Eventually, those who continue to follow and bring forth Jesus will see "salvation and power come" into their lives, no matter the pain or death they experience.
Pointing to Mary as the ideal Christian, Luke reinforces Paul and the author of Revelation's belief. No matter what happens, Mary continues to do what all Christians are encouraged to do.
For instance, some would think that, having been told by an
"impeccable source" that she's to be the mother of God's Son, she might be dispensed from "doing windows." Yet, as another Christ, she immediately goes to help her pregnant relative Elizabeth. Luke believes no work or ministry is below the dignity of one who brings forth Jesus.
New verse
According to the late Rev. Raymond Brown, Luke gives the reason for Mary's generous behavior by adding one verse to an already existing Jewish-Christian hymn. The hymn is the well-known "Magnificat." The verse: "For God has looked upon His lowly servant. From this day all generations will call me blessed."BY adding the verse, Luke surfaces an experience which all God's followers expect to have and personifies it in Mary. We believe in a God who constantly lifts the lowly, fills the hungry and helps us with promises of mercy. But in no one are those saving acts more perfectly found than in Mary, the perfect Christian, the one who hears God's word and carries it out.
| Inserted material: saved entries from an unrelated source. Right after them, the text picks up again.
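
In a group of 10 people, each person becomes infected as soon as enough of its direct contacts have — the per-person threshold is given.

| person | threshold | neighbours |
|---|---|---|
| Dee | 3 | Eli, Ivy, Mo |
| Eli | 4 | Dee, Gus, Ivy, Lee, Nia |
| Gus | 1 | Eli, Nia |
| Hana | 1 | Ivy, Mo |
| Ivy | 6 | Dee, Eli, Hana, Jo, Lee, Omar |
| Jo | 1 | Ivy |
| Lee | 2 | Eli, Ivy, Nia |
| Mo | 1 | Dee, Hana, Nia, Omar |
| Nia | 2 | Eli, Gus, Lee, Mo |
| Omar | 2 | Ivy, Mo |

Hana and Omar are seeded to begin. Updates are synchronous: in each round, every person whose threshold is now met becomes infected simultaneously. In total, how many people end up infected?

3

Round 1 — Hana, Omar become infected (initial).
Round 2 — checking thresholds:
  Ivy: 2 of 6 neighbours < 6, below threshold.
  Mo: 2 of 4 neighbours ≥ 1, becomes infected.
Round 3 — no new infections; cascade stops.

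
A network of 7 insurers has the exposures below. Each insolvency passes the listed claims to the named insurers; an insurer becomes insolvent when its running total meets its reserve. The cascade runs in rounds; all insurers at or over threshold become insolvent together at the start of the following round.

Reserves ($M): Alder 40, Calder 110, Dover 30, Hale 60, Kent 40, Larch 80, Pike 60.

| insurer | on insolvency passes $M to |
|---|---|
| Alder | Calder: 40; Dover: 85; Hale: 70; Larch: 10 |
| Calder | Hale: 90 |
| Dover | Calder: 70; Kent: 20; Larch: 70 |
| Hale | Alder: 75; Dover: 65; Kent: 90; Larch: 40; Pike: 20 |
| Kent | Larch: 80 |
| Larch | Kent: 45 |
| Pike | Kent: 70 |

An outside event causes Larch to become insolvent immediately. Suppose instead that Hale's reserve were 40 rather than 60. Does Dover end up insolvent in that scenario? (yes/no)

With Hale's reserve at 40:
Round 1 — Larch becomes insolvent (initial).
  Kent: +45 → 45 ≥ 40
Round 2 — Kent becomes insolvent.
No further insolvencies.

no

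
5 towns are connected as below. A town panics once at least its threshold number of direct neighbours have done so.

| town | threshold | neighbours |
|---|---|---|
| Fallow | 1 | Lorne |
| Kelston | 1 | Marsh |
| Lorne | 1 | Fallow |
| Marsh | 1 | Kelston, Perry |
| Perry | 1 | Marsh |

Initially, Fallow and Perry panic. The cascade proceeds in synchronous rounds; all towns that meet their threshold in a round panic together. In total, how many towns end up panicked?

5

Round 1 — Fallow, Perry panic (initial).
Round 2 — checking thresholds:
  Lorne: 1 of 1 neighbours ≥ 1, panics.
  Marsh: 1 of 2 neighbours ≥ 1, panics.
Round 3 — checking thresholds:
  Kelston: 1 of 1 neighbours ≥ 1, panics.
Round 4 — no new panics; cascade stops.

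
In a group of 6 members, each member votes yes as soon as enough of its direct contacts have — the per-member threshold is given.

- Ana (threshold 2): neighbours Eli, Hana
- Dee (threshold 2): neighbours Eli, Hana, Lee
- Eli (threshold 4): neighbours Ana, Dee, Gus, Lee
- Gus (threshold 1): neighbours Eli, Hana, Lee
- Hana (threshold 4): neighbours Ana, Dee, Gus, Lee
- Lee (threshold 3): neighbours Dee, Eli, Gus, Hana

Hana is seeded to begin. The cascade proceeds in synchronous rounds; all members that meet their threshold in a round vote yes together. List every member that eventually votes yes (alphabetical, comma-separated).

Gus, Hana

Round 1 — Hana votes yes (initial).
Round 2 — checking thresholds:
  Ana: 1 of 2 neighbours < 2, not yet.
  Dee: 1 of 3 neighbours < 2, not yet.
  Gus: 1 of 3 neighbours ≥ 1, votes yes.
  Lee: 1 of 4 neighbours < 3, not yet.
Round 3 — no new yes votes; cascade stops.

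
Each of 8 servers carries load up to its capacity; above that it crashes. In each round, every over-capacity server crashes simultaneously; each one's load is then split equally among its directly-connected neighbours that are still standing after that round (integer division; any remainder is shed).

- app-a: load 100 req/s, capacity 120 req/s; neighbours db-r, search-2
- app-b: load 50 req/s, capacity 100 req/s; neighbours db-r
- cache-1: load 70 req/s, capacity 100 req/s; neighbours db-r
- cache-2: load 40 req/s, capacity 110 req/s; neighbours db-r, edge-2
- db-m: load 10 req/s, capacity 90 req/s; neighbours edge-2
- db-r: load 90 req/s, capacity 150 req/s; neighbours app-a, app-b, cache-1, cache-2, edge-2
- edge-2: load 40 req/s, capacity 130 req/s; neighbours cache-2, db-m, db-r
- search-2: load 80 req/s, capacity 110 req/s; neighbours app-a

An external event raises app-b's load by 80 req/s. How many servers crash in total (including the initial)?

Round 1 — app-b at 130 > 100. app-b crashes.
  app-b sheds 130 req/s to db-r: 130 each.
    db-r: 90+130 = 220 > 150
Round 2 — db-r crashes.
  db-r sheds 220 req/s to app-a, cache-1, cache-2, edge-2: 55 each.
    app-a: 100+55 = 155 > 120
    cache-1: 70+55 = 125 > 100
    cache-2: 40+55 = 95 ≤ 110
    edge-2: 40+55 = 95 ≤ 130
Round 3 — app-a, cache-1 crash.
  app-a sheds 155 req/s to search-2: 155 each.
    search-2: 80+155 = 235 > 110
  cache-1 sheds 125 req/s: no online neighbours, lost.
Round 4 — search-2 crashes.
  search-2 sheds 235 req/s: no online neighbours, lost.
No further crashes.

5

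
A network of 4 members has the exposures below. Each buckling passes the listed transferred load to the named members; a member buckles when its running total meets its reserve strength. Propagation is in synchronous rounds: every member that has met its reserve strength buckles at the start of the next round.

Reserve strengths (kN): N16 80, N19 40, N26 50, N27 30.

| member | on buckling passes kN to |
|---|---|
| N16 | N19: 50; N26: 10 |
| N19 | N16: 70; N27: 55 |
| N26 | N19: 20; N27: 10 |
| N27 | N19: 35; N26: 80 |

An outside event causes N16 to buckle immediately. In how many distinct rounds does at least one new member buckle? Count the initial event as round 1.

4

Round 1 — N16 buckles (initial).
  N19: +50 → 50 ≥ 40
  N26: +10 → 10 < 50
Round 2 — N19 buckles.
  N27: +55 → 55 ≥ 30
Round 3 — N27 buckles.
  N26: +80 → 90 ≥ 50
Round 4 — N26 buckles.
No further bucklings.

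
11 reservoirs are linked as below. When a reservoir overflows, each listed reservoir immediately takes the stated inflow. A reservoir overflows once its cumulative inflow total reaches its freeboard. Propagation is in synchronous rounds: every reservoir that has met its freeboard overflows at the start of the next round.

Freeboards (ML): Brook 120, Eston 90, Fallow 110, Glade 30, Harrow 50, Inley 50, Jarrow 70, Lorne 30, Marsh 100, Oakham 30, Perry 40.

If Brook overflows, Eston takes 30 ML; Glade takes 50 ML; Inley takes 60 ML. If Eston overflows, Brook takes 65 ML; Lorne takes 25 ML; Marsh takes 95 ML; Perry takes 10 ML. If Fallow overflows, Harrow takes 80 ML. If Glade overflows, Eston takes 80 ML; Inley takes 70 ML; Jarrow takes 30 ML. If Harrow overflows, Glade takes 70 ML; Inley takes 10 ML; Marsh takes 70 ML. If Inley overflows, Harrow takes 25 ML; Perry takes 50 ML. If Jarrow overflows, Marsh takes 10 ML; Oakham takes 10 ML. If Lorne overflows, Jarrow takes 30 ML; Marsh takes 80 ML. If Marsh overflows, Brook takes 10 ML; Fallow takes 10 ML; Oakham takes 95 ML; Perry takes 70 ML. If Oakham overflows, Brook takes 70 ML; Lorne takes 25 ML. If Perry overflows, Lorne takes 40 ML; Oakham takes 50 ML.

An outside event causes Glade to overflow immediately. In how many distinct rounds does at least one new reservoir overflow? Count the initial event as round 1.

Round 1 — Glade overflows (initial).
  Eston: +80 → 80 < 90
  Inley: +70 → 70 ≥ 50
  Jarrow: +30 → 30 < 70
Round 2 — Inley overflows.
  Harrow: +25 → 25 < 50
  Perry: +50 → 50 ≥ 40
Round 3 — Perry overflows.
  Lorne: +40 → 40 ≥ 30
  Oakham: +50 → 50 ≥ 30
Round 4 — Lorne, Oakham overflow.
  Brook: +70 → 70 < 120
  Jarrow: +30 → 60 < 70
  Marsh: +80 → 80 < 100
No further overflows.

4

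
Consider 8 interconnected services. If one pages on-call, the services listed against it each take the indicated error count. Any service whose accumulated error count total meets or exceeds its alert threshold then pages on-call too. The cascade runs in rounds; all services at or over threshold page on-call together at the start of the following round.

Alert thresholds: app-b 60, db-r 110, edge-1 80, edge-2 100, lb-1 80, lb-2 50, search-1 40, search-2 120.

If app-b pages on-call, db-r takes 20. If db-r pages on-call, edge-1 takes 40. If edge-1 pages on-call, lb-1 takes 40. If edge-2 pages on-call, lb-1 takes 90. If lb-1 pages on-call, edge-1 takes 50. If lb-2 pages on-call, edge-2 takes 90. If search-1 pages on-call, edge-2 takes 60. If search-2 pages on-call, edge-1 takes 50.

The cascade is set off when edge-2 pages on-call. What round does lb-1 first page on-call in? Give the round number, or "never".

Round 1 — edge-2 pages on-call (initial).
  lb-1: +90 → 90 ≥ 80
Round 2 — lb-1 pages on-call.
  edge-1: +50 → 50 < 80
No further pages.

2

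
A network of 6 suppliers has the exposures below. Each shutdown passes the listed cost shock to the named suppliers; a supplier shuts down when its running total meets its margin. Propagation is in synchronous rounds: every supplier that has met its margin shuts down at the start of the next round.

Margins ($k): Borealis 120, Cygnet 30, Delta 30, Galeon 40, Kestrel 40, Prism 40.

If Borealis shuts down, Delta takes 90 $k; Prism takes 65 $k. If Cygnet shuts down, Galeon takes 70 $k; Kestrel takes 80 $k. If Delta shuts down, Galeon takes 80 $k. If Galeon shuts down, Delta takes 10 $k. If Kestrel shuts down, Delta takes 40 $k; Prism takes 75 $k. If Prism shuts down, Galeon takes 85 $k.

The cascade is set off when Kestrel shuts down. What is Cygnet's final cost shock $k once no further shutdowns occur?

0

Round 1 — Kestrel shuts down (initial).
  Delta: +40 → 40 ≥ 30
  Prism: +75 → 75 ≥ 40
Round 2 — Delta, Prism shut down.
  Galeon: +80+85 → 165 ≥ 40
Round 3 — Galeon shuts down.
No further shutdowns.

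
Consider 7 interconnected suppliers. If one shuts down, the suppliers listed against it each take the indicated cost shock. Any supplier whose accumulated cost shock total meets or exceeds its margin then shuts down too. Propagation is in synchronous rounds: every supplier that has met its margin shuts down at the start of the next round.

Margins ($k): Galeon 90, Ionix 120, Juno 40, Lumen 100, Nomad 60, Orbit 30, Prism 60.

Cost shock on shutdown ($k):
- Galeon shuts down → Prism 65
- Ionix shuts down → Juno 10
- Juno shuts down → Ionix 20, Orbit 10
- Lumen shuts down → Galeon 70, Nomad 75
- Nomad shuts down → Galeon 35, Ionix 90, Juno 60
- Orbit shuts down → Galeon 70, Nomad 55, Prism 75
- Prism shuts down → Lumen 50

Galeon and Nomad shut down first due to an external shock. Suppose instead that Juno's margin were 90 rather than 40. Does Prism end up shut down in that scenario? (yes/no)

yes

With Juno's margin at 90:
Round 1 — Galeon, Nomad shut down (initial).
  Ionix: +90 → 90 < 120
  Juno: +60 → 60 < 90
  Prism: +65 → 65 ≥ 60
Round 2 — Prism shuts down.
  Lumen: +50 → 50 < 100
No further shutdowns.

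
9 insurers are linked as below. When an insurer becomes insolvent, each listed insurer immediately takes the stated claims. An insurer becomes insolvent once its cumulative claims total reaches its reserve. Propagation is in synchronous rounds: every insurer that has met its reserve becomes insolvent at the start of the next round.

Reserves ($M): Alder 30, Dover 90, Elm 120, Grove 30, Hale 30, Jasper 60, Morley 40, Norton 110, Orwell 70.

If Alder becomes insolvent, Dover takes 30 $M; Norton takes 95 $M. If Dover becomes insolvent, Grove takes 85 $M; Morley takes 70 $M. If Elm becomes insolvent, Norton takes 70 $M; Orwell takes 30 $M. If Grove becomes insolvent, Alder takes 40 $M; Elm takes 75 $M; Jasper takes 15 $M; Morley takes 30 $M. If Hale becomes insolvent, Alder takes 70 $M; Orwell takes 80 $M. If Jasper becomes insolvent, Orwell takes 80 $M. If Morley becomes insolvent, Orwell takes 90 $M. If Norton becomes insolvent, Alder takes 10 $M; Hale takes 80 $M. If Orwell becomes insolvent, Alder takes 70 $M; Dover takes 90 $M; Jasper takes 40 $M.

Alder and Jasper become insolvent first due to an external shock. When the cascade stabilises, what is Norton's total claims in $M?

Round 1 — Alder, Jasper become insolvent (initial).
  Dover: +30 → 30 < 90
  Norton: +95 → 95 < 110
  Orwell: +80 → 80 ≥ 70
Round 2 — Orwell becomes insolvent.
  Dover: +90 → 120 ≥ 90
Round 3 — Dover becomes insolvent.
  Grove: +85 → 85 ≥ 30
  Morley: +70 → 70 ≥ 40
Round 4 — Grove, Morley become insolvent.
  Elm: +75 → 75 < 120
No further insolvencies.

95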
Though we have no scriptural reference to Mary's Assumption, we've seen that, by the mid-80s, the third evangelist employs her as a model to help his community better understand its relationship with her son. His theology implies that any reward Mary receives comes not from her physical relationship with Jesus but from her faith relationship. Faith in God's word prompts her to act as Jesus wishes His followers to act. Just as Mary could never have anticipated the great things which eventually flowed from her actions, neither can we.
The feast of the Assumption reminds us that faith insights continue throughout salvation history. That's why our sacred authors never thought our understanding of God's word and actions could ever be limited just to their writings.